# Criterion boring head instructions



## Aaron_W (Jan 3, 2018)

I just received a Criterion S 1 1/2A boring head. It is used and came without instructions. It doesn't look to complicated, but I thought I'd ask rather than guess.

All "controls" are shown in the included photo.

Obviously the set screw near the tip is for holding a boring bar in place. 

I assume the three set screws inline hold the head when tight, movement seems to be controlled by the dial moved by fingers? There doesn't seem to be a hex socket in there.

Is there a proper order to tighten / loosen the three hold down screws?

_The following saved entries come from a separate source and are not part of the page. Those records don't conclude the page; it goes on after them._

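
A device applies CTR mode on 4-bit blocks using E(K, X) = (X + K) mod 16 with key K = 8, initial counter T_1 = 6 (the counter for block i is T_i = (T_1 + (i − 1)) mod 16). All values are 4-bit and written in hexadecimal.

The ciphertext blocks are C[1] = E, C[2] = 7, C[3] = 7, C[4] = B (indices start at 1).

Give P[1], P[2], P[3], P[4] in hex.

P[1] = 0, P[2] = 8, P[3] = 7, P[4] = A

CTR decryption: S_i = E(K, T_i) where T_i is the counter for block i; P_i = C_i ⊕ S_i.
P[1]: T = 6, S = E(K, T) = E; E ⊕ E = 0.
P[2]: T = 7, S = E(K, T) = F; 7 ⊕ F = 8.
P[3]: T = 8, S = E(K, T) = 0; 7 ⊕ 0 = 7.
P[4]: T = 9, S = E(K, T) = 1; B ⊕ 1 = A.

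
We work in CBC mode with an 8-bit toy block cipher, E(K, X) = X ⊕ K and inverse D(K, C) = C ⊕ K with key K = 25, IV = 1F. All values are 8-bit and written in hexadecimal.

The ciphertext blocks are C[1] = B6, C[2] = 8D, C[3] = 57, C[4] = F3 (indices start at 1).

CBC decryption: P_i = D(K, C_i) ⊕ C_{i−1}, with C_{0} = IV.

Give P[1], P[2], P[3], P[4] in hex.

P[1]: D(K, B6) = 93; 93 ⊕ 1F = 8C.
P[2]: D(K, 8D) = A8; A8 ⊕ B6 = 1E.
P[3]: D(K, 57) = 72; 72 ⊕ 8D = FF.
P[4]: D(K, F3) = D6; D6 ⊕ 57 = 81.

P[1] = 8C, P[2] = 1E, P[3] = FF, P[4] = 81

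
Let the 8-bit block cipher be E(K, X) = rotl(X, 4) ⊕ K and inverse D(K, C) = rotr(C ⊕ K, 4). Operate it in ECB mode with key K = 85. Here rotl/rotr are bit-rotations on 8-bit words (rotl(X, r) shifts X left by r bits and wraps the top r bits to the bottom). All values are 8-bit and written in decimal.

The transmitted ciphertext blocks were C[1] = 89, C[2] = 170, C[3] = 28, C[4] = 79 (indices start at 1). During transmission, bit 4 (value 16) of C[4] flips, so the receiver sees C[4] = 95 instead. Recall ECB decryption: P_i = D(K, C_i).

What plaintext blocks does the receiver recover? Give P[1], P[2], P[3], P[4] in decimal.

P[1] = 192, P[2] = 255, P[3] = 148, P[4] = 160

Only C[4] changed, to 95. In ECB, a change in C_i affects only P_i. Decrypting the received ciphertext:
P[1]: D(K, 89) = 192.
P[2]: D(K, 170) = 255.
P[3]: D(K, 28) = 148.
P[4]: D(K, 95) = 160.
Blocks that differ from the original plaintext: P[4].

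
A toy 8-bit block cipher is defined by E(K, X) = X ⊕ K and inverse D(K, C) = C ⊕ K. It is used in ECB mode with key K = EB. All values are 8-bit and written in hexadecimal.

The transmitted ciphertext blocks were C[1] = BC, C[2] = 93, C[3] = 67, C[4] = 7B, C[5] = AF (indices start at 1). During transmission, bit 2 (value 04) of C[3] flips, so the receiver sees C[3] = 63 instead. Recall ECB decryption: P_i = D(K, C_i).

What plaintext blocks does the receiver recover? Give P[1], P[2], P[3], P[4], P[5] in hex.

Only C[3] changed, to 63. In ECB, a change in C_i affects only P_i. Decrypting the received ciphertext:
P[1]: D(K, BC) = 57.
P[2]: D(K, 93) = 78.
P[3]: D(K, 63) = 88.
P[4]: D(K, 7B) = 90.
P[5]: D(K, AF) = 44.
Blocks that differ from the original plaintext: P[3].

P[1] = 57, P[2] = 78, P[3] = 88, P[4] = 90, P[5] = 44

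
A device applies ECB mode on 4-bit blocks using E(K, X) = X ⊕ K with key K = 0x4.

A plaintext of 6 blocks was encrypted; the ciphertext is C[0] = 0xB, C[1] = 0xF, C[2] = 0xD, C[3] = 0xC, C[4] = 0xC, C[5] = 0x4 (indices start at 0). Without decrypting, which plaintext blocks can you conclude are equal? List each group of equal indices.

ECB encrypts each block independently with the same key, so equal ciphertext blocks imply equal plaintext blocks.
C[3] = C[4] = 0xC, so P[3] = P[4].

P[3] = P[4]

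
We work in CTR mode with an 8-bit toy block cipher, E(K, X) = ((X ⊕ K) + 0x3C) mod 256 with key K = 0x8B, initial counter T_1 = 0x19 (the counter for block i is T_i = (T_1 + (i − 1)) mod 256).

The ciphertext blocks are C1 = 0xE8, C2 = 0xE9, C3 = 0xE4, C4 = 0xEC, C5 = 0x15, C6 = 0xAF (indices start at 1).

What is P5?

P5 = 0xC7

CTR decryption: S_i = E(K, T_i) where T_i is the counter for block i; P_i = C_i ⊕ S_i.
P5: T = 0x1D, S = E(K, T) = 0xD2; 0x15 ⊕ 0xD2 = 0xC7.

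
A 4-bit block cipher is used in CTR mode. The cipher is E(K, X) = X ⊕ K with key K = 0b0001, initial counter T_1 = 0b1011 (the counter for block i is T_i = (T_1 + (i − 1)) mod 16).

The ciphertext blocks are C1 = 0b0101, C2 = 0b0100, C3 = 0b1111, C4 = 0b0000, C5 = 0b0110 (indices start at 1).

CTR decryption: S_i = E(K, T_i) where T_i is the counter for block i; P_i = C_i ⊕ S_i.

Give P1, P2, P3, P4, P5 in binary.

P1: T = 0b1011, S = E(K, T) = 0b1010; 0b0101 ⊕ 0b1010 = 0b1111.
P2: T = 0b1100, S = E(K, T) = 0b1101; 0b0100 ⊕ 0b1101 = 0b1001.
P3: T = 0b1101, S = E(K, T) = 0b1100; 0b1111 ⊕ 0b1100 = 0b0011.
P4: T = 0b1110, S = E(K, T) = 0b1111; 0b0000 ⊕ 0b1111 = 0b1111.
P5: T = 0b1111, S = E(K, T) = 0b1110; 0b0110 ⊕ 0b1110 = 0b1000.

P1 = 0b1111, P2 = 0b1001, P3 = 0b0011, P4 = 0b1111, P5 = 0b1000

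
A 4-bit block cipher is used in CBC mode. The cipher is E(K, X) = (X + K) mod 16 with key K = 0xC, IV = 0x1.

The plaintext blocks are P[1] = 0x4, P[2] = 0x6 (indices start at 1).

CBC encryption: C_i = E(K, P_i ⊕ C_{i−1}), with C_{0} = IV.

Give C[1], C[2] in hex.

C[1] = 0x1, C[2] = 0x3

C[1]: P[1] ⊕ 0x1 = 0x5; E(K, 0x5) = 0x1.
C[2]: P[2] ⊕ 0x1 = 0x7; E(K, 0x7) = 0x3.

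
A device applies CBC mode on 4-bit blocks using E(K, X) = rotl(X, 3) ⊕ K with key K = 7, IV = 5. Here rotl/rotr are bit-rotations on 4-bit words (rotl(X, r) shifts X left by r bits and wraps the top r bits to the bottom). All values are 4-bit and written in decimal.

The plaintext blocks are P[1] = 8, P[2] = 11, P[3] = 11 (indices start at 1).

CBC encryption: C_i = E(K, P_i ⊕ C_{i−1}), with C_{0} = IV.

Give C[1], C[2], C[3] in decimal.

C[1] = 9, C[2] = 6, C[3] = 9

C[1]: P[1] ⊕ 5 = 13; E(K, 13) = 9.
C[2]: P[2] ⊕ 9 = 2; E(K, 2) = 6.
C[3]: P[3] ⊕ 6 = 13; E(K, 13) = 9.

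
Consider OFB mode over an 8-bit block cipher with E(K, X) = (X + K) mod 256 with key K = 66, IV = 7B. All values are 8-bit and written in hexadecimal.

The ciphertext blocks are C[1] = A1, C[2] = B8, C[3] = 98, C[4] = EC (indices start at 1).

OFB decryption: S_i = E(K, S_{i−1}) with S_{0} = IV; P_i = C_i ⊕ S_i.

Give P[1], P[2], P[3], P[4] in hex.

P[1]: S = E(K, 7B) = E1; A1 ⊕ E1 = 40.
P[2]: S = E(K, E1) = 47; B8 ⊕ 47 = FF.
P[3]: S = E(K, 47) = AD; 98 ⊕ AD = 35.
P[4]: S = E(K, AD) = 13; EC ⊕ 13 = FF.

P[1] = 40, P[2] = FF, P[3] = 35, P[4] = FF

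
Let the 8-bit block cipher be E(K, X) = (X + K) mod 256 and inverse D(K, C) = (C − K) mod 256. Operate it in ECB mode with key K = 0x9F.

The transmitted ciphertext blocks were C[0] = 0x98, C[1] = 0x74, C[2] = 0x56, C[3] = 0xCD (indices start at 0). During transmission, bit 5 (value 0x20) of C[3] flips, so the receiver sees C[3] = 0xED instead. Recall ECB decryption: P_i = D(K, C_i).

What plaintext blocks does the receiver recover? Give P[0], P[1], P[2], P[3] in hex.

P[0] = 0xF9, P[1] = 0xD5, P[2] = 0xB7, P[3] = 0x4E

Only C[3] changed, to 0xED. In ECB, a change in C_i affects only P_i. Decrypting the received ciphertext:
P[0]: D(K, 0x98) = 0xF9.
P[1]: D(K, 0x74) = 0xD5.
P[2]: D(K, 0x56) = 0xB7.
P[3]: D(K, 0xED) = 0x4E.
Blocks that differ from the original plaintext: P[3].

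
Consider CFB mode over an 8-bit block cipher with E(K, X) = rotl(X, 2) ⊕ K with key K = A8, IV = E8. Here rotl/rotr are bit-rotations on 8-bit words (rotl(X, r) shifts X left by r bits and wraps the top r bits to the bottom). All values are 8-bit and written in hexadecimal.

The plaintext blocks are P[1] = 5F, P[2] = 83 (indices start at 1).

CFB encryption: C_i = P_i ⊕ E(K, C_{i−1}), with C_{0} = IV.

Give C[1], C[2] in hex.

C[1] = 54, C[2] = 7A

C[1]: E(K, E8) = 0B; 5F ⊕ 0B = 54.
C[2]: E(K, 54) = F9; 83 ⊕ F9 = 7A.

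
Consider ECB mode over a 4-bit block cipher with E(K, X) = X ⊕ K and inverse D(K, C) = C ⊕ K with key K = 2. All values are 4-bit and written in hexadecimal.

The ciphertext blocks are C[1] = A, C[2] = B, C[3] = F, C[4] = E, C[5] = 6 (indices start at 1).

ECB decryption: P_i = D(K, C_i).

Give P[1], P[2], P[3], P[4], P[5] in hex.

P[1]: D(K, A) = 8.
P[2]: D(K, B) = 9.
P[3]: D(K, F) = D.
P[4]: D(K, E) = C.
P[5]: D(K, 6) = 4.

P[1] = 8, P[2] = 9, P[3] = D, P[4] = C, P[5] = 4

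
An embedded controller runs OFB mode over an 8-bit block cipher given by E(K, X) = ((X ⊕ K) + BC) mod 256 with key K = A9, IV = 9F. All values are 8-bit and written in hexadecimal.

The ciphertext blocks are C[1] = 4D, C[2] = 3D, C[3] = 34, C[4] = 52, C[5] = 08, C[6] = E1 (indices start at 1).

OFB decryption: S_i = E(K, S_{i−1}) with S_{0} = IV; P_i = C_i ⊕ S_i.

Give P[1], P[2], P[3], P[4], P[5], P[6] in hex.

P[1] = BF, P[2] = 2A, P[3] = 4E, P[4] = DD, P[5] = EA, P[6] = E6

P[1]: S = E(K, 9F) = F2; 4D ⊕ F2 = BF.
P[2]: S = E(K, F2) = 17; 3D ⊕ 17 = 2A.
P[3]: S = E(K, 17) = 7A; 34 ⊕ 7A = 4E.
P[4]: S = E(K, 7A) = 8F; 52 ⊕ 8F = DD.
P[5]: S = E(K, 8F) = E2; 08 ⊕ E2 = EA.
P[6]: S = E(K, E2) = 07; E1 ⊕ 07 = E6.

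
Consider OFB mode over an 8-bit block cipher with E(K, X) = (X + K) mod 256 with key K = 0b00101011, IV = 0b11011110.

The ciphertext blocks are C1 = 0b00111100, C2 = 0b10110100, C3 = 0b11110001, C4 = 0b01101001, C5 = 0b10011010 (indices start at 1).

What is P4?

OFB decryption: S_i = E(K, S_{i−1}) with S_{0} = IV; P_i = C_i ⊕ S_i.
P1: S = E(K, 0b11011110) = 0b00001001; 0b00111100 ⊕ 0b00001001 = 0b00110101.
P2: S = E(K, 0b00001001) = 0b00110100; 0b10110100 ⊕ 0b00110100 = 0b10000000.
P3: S = E(K, 0b00110100) = 0b01011111; 0b11110001 ⊕ 0b01011111 = 0b10101110.
P4: S = E(K, 0b01011111) = 0b10001010; 0b01101001 ⊕ 0b10001010 = 0b11100011.

P4 = 0b11100011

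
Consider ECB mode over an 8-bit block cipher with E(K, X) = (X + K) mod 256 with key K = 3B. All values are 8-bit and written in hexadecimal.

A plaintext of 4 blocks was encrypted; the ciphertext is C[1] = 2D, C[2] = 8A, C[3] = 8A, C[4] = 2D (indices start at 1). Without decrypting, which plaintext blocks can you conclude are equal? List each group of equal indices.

ECB encrypts each block independently with the same key, so equal ciphertext blocks imply equal plaintext blocks.
C[1] = C[4] = 2D, so P[1] = P[4].
C[2] = C[3] = 8A, so P[2] = P[3].

P[1] = P[4]; P[2] = P[3]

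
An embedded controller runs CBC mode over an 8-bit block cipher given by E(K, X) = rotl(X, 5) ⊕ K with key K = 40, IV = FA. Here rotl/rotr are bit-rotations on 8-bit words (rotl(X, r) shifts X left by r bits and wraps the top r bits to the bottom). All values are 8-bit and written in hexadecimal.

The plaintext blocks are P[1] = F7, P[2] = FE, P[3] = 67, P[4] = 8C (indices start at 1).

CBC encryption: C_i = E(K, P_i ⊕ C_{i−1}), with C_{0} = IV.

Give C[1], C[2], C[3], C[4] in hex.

C[1] = E1, C[2] = A3, C[3] = D8, C[4] = CA

C[1]: P[1] ⊕ FA = 0D; E(K, 0D) = E1.
C[2]: P[2] ⊕ E1 = 1F; E(K, 1F) = A3.
C[3]: P[3] ⊕ A3 = C4; E(K, C4) = D8.
C[4]: P[4] ⊕ D8 = 54; E(K, 54) = CA.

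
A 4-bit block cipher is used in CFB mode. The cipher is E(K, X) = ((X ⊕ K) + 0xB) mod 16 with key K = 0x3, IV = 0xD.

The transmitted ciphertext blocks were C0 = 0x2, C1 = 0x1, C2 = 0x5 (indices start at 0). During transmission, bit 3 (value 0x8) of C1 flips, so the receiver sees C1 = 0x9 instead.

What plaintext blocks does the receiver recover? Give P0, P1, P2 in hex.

P0 = 0xB, P1 = 0x5, P2 = 0x0

CFB decryption: P_i = C_i ⊕ E(K, C_{i−1}), with C_{−1} = IV.
Only C1 changed, to 0x9. In CFB, a change in C_i flips the same bit in P_i and garbles P_{i+1}. Decrypting the received ciphertext:
P0: E(K, 0xD) = 0x9; 0x2 ⊕ 0x9 = 0xB.
P1: E(K, 0x2) = 0xC; 0x9 ⊕ 0xC = 0x5.
P2: E(K, 0x9) = 0x5; 0x5 ⊕ 0x5 = 0x0.
Blocks that differ from the original plaintext: P1, P2.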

Any other info I should know before use? I still need to get a set of boring bars and make an adaptor to fit it to the mill's spindle so use is not imminent.


----------



## Ed ke6bnl (Jan 3, 2018)

Pretty sure my dial has a hex in the center


----------



## Aaron_W (Jan 3, 2018)

I just got it today so haven't cleaned it up yet. It is possible that there is some crud hiding the hex socket. There is a hole in the center of the dial so makes sense that there is a socket down there somewhere.


----------



## benmychree (Jan 3, 2018)

The three hex screws should be tightened up just snug, so there is no slop in the dovetail; perhaps the center one could be used to lock the slide during a heavy cut.


----------



## EmilioG (Jan 3, 2018)

They're all SHCS. I own two Criterions.  I always take them apart, clean them with Purple Power and lubricate them.
Super Lube Synthetic grease is very good.  I also replaced any worn SHCS and bearing balls. There should be one BB at the end
of each SHCS's.  Make sure they're present.


----------



## mikey (Jan 4, 2018)

Please see the attached pdf for how to adjust gib screws. Benmychree is right.


----------



## Aaron_W (Jan 4, 2018)

Perfect, thank you. 

Looks like it will be straight forward to take apart and clean up, but always nice to know what one is getting into before a spring launches across the room and into the clutches of the carpet monster.


----------



## benmychree (Jan 4, 2018)

Aaron_W said:


> Perfect, thank you.
> 
> Looks like it will be straight forward to take apart and clean up, but always nice to know what one is getting into before a spring launches across the room and into the clutches of the carpet monster.


These boring heads are about as simple as simple gets, a good thing!  I have a couple that are just the opposite, a Chandler Duplex, which faces and recesses, and "Precision Universal" boring head that does the same things with a more limited travel, but is adjustable for size while rotating; It has nearly a billion tiny ball bearings inside that go in all directions when disassembled.


----------